Posted June 27, 2016 at 6:24am

James Stavridis , Dean of the Fletcher School of Law and Diplomacy at Tufts University, writes in Foreign Policy : “The people have spoken, and United Kingdom will leave the European Union. The United States and Europe will be confronted with a raft of bad news that goes along with that decision: economic turmoil, a faltering British economy, a deeply weakened political entity in the European Union itself, the high chance of a Scottish departure from the UK, to name just a few of the challenges. The political and economic institutions of the West all seem worse off than they were just 24 hours ago.”  

“The sole exception might be the military. Brexit, counter-intuitive as it might sound, will likely produce a stronger NATO.”  

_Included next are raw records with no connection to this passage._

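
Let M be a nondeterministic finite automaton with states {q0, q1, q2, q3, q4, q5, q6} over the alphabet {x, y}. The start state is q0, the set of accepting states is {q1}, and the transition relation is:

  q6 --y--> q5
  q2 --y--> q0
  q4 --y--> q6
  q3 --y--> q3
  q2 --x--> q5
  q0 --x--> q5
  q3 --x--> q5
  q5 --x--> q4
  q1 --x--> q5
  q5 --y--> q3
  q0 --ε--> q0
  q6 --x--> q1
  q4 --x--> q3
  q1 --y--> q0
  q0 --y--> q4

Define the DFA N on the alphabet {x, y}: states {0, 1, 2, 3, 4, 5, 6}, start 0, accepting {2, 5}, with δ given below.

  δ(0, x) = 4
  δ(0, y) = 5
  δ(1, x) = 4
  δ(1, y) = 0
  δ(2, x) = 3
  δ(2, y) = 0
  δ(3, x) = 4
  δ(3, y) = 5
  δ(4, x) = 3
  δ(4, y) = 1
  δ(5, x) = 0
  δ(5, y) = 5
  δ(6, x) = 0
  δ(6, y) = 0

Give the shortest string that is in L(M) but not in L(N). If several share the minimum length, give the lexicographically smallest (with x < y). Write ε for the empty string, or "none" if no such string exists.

The string yyx is accepted by M but not by N.
No shorter string lies in the difference, and yyx is the lexicographically first length-3 string in L(M) \ L(N).

yyx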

“There are several reasons that the British departure from the EU portends a stronger transatlantic military alliance. First is the present state of heightened wariness among all NATO member states – and that includes EU members, as well as the United States, Canada, Norway, and Turkey – about adventurism by Putin’s Russia. The Kremlin’s goal has always been to be the strongest political entity on the continent, and it is likely to look for ways to further exploit the Brexit referendum’s centrifugal effects on the already fractious democracies of western Europe. Since its founding, NATO has provided the most resolute military balance against such efforts, and thus its stock can be expected to rise with publics in Europe.”